Workers routinely identify risks in the workplace, and if you capture those identified risks you can control for them. The control mechanisms may or may not be efficacious, but the only way to determine it is to monitor effectiveness. Post-incident control failure analysis is important, but if the only incident types one ever analyses are negative impact ones (injury or fatality), then you are placing faith in the controls rather than assessing them. If you also analyse controls via inspection processes, and include a wide range of near miss and even better “risk identification” events in your analysis pool, you are creating a method to objectively create proactive preventative control improvements.

Scope of discovery is the key to better analysis and the provision of better safety.

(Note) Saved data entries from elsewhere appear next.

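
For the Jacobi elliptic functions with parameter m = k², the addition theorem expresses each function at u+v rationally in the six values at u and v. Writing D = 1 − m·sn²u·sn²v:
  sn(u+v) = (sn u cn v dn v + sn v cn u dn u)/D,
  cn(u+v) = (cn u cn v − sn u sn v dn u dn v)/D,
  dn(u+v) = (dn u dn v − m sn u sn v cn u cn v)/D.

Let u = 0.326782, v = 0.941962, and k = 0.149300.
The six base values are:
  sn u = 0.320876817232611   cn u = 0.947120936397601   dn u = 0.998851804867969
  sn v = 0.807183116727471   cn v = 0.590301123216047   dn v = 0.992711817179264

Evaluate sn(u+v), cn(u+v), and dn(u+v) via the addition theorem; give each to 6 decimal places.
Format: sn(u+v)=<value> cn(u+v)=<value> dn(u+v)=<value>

m = k² = 0.02229049
D = 1 − m·sn²u·sn²v = 0.9985046583260064
sn(u+v) = (sn u·cn v·dn v + sn v·cn u·dn u)/D = 0.951655696308987/0.9985046583260064 = 0.953080877864344
cn(u+v) = (cn u·cn v − sn u·sn v·dn u·dn v)/D = 0.3022631111819499/0.9985046583260064 = 0.302715774695227
dn(u+v) = (dn u·dn v − m·sn u·sn v·cn u·cn v)/D = 0.9883441720535942/0.9985046583260064 = 0.9898242975756906

sn(u+v)=0.953081 cn(u+v)=0.302716 dn(u+v)=0.989824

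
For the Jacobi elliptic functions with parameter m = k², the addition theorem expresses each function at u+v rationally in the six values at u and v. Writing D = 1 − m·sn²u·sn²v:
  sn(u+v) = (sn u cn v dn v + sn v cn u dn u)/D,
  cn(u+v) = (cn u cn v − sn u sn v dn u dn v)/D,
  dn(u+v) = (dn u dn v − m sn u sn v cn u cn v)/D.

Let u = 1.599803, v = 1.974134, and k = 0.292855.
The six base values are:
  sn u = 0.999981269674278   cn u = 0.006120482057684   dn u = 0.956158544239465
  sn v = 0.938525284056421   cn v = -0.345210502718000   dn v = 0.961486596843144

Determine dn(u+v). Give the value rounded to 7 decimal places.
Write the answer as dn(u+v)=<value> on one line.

dn(u+v)=0.9946394

m = k² = 0.085764051025
D = 1 − m·sn²u·sn²v = 0.9244593057921323
dn(u+v) = (dn u·dn v − m·sn u·sn v·cn u·cn v)/D = 0.9195036888876977/0.9244593057921323 = 0.9946394428901462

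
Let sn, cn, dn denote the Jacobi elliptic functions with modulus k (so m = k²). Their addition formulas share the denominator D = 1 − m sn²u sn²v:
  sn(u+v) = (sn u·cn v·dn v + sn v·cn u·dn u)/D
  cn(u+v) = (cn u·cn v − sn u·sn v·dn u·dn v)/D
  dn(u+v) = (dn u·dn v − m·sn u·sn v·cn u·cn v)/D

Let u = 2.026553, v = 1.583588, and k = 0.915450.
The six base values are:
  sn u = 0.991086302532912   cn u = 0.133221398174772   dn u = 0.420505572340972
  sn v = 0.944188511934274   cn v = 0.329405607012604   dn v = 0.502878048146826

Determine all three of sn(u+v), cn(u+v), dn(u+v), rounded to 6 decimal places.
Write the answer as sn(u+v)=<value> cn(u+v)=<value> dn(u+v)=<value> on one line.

m = k² = 0.8380487025
D = 1 − m·sn²u·sn²v = 0.2661460605691292
sn(u+v) = (sn u·cn v·dn v + sn v·cn u·dn u)/D = 0.2170680488867632/0.2661460605691292 = 0.8155974521004852
cn(u+v) = (cn u·cn v − sn u·sn v·dn u·dn v)/D = -0.1539973626688469/0.2661460605691292 = -0.5786197336137066
dn(u+v) = (dn u·dn v − m·sn u·sn v·cn u·cn v)/D = 0.1770482873389823/0.2661460605691292 = 0.665229787584985

sn(u+v)=0.815597 cn(u+v)=-0.578620 dn(u+v)=0.665230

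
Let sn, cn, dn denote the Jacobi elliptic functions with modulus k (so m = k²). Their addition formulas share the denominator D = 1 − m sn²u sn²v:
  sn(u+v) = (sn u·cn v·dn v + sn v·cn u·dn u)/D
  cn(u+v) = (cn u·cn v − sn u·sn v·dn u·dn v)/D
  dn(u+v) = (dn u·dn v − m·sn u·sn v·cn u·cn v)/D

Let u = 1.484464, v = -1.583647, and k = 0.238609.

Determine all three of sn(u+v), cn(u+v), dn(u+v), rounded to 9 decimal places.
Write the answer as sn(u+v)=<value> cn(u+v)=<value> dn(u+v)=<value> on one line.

sn u = 0.9943568460959262, cn u = 0.1060870520947892, dn u = 0.9714455772520038
sn v = -0.9999504310029191, cn v = 0.009956683035845291, dn v = 0.9711186278343834
m = k² = 0.056934254881
D = 1 − m·sn²u·sn²v = 0.9437120902478873
sn(u+v) = (sn u·cn v·dn v + sn v·cn u·dn u)/D = -0.09343813305631862/0.9437120902478873 = -0.09901127051553931
cn(u+v) = (cn u·cn v − sn u·sn v·dn u·dn v)/D = 0.9390749834656369/0.9437120902478873 = 0.9950863119905221
dn(u+v) = (dn u·dn v − m·sn u·sn v·cn u·cn v)/D = 0.9434486919019634/0.9437120902478873 = 0.9997208912033174

sn(u+v)=-0.099011271 cn(u+v)=0.995086312 dn(u+v)=0.999720891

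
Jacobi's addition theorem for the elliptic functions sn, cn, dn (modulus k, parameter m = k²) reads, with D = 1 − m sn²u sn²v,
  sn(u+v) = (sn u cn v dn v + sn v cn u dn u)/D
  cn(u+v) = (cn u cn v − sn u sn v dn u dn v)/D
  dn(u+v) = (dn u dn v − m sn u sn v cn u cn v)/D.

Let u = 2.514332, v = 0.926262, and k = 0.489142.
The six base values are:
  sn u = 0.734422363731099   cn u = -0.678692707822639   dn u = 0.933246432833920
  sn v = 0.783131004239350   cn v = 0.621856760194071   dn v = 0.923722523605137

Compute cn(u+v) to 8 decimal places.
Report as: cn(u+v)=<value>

cn(u+v)=-0.99675219

m = k² = 0.239259896164
D = 1 − m·sn²u·sn²v = 0.920853715460402
cn(u+v) = (cn u·cn v − sn u·sn v·dn u·dn v)/D = -0.9178629606354817/0.920853715460402 = -0.9967521933454708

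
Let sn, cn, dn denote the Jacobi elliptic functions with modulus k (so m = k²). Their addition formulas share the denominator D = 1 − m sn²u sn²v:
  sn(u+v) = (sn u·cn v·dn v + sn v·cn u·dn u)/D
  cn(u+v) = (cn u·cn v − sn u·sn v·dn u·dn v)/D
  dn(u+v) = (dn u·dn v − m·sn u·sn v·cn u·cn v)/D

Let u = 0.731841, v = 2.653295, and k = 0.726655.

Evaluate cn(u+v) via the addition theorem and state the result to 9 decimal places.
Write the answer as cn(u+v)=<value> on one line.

sn u = 0.6450697303621366, cn u = 0.7641237092058592, dn u = 0.8833345142662423
sn v = 0.8477237281383861, cn v = -0.5304380083960384, dn v = 0.7877440518638371
m = k² = 0.528027489025
D = 1 − m·sn²u·sn²v = 0.8421013060437493
cn(u+v) = (cn u·cn v − sn u·sn v·dn u·dn v)/D = -0.785834867390229/0.8421013060437493 = -0.9331832901223441

cn(u+v)=-0.933183290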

In an asset inspection, if you check that a guard is being properly maintained, you are confirming control. If over a year the inspection is indicating the control is not being maintained, you have an opportunity to analyse that data effectively. If in 50% of the cases of asset inspections that control is failing, you have a serious risk pocket.

Now, if you have recorded a dozen near misses where that same control failed, you have a pool of data that can be analysed. Yes, there is no loss of property or personnel, but the reality is that if in a specific organisational location (welder shop floor in some shop, for example) half your near misses are indicating the same control failure, you can project with fair accuracy that at some point near miss will become something more. Maybe the metal fragment the guard is intended to deflect down to a safe pan will hit another machine and damage it, incurring property loss, or maybe that same fragment will cut an employee, blind one, or kill one.

When that happens your incident becomes an injury or fatality is that, unless you have this other data, you will be looking at a failed control in total isolation. The guard was down, the employee was negligent, case closed. Except, if half the inspections done are showing the guard is out of place, and you have a dozen near misses leading to this event, the context is probably different. Why is that guard such a problem? Is the control ineffective? Could you have implemented a modification that avoided the costly injury or fatality?

By limiting scope of discovery you create a false sense of safety, and you ensure your eventual control enhancements are done in a vacuum. Preventative measures are only possible if you have more data of better quality, and if your analysis crosses the limitations of cost-only incidents. The dozen near misses in our example would have alerted to the likelihood this control would be in a failure state eventually, but if the only time you hear about a control is after it failed, it will never be capable of providing preventative measures.

Risk-management is about embracing the range of your available data to ensure risk-awareness is real, and objective metrics exist to assist in focusing resources preventatively.